ERP is among the most dreaded of all enterprise software implementations. Its bad reputation is at least partly based on high-profile lawsuits, such as one in which pet food maker Sunshine Mills was awarded $61.3 million in damages after suing Ross Systems over a failed ERP implementation. (Ross Systems parent CDC Software later entered into a settlement of $9 million with Sunshine Mills.)
The rep is further bolstered by statistics like those presented in a recent webinar by Panorama Consulting, during which Panorama President Eric Kimberling recapped his company’s research involving 250 ERP implementations completed in 2011. (Slides from the presentation and an audio replay are available to those who register to become members of Panorama’s site. Membership is free.)
Panorama found most companies are still challenged by their ERP implementations and enjoy mixed success. Fifty-four percent of companies surveyed by Panorama reported their ERP projects took longer than expected, while 56 percent said their projects cost more than expected. Half of all companies derived fewer business benefits than expected. So it’s clear, Kimberling said, that “companies still haven’t mastered the art or the science of ERP implementation.”
Still, he was encouraged that these numbers have improved since Panorama’s study of ERP projects completed in 2010. In that study, for example, 70 percent of ERP projects took longer than expected. In addition, Kimberling said, 2011 saw a “slight drop” in projects that cost more than expected.

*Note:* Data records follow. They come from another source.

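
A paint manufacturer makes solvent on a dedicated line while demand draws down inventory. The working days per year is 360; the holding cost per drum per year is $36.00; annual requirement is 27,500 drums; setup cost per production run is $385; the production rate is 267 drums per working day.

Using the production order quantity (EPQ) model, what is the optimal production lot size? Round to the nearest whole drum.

908 drums

Daily demand d = 27,500/360 = 76.389; p = 267; 1 − d/p = 0.71390
EPQ = √(2DS / (H(1 − d/p)))
    = √(2 × 27,500 × 385 / (36 × 0.71390)) ≈ 907.70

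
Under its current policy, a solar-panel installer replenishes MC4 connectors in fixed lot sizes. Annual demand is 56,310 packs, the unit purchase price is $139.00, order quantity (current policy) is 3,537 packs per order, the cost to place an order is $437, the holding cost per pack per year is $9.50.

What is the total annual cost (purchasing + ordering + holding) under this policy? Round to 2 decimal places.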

Six percent of companies said they gained no benefits from their ERP projects. These “unfortunate few” may have been forced into implementing new systems when support for legacy technology was discontinued, Kimberling speculated during the presentation.
The benefit cited most often by respondents was enhanced availability of information, mentioned by 75 percent of companies in Panorama’s study. This was followed by increased interaction between business units or functions, mentioned by 60 percent of respondents. There was a fairly dramatic drop in the numbers of companies citing other benefits. Thirty-eight percent reported improved lead times, while improved customer interaction and reduced operating expenses were each cited by 35 percent.
Kimberling pointed out that many of these benefits were “qualitative, but not yet quantified.” Thirty-three percent of companies said they had not yet attained any measurable benefits, a metric Kimberling called “disturbing.” Two percent of respondents admitted they lacked a business case for their projects. “I’d argue you should not implement ERP if you don’t know you will achieve and cannot measure some business benefit,” he said.
In a bit of slightly better news, just 29 percent of companies said they hadn’t recouped the costs of an ERP project. Based on information gathered in this and other Panorama studies, Kimberling said the average time to attain return on investment is three years. “So even though companies are not achieving as much as they expect from their ERP projects, they are getting decent ROI for the most part,” he said.
Kimberling named three primary reasons companies do not recoup costs from ERP projects: They don’t understand what the business benefits should be. They don’t have a business case and thus don’t set targets for measurement. Implementation is incomplete and/or user adoption is so poor, they don’t attain any benefits.
As to why 43 percent of companies exceed their expected budgets, Kimberling mentioned a lack of project controls and unrealistic expectations. They also tend to focus on software-related costs while neglecting the costs associated with managing organizational change, Kimberling said.
That’s a mistake given the “tremendous pain” it causes many companies, he said. A whopping 63 percent of companies found process and organizational change adjustment during ERP projects “difficult” or “very difficult.” Only 15 percent said it was “easy” or “very easy.”
“Companies often don’t understand what they need to do to manage change,” Kimberling said. “Certainly not enough companies do it well. That’s why we’re in business.”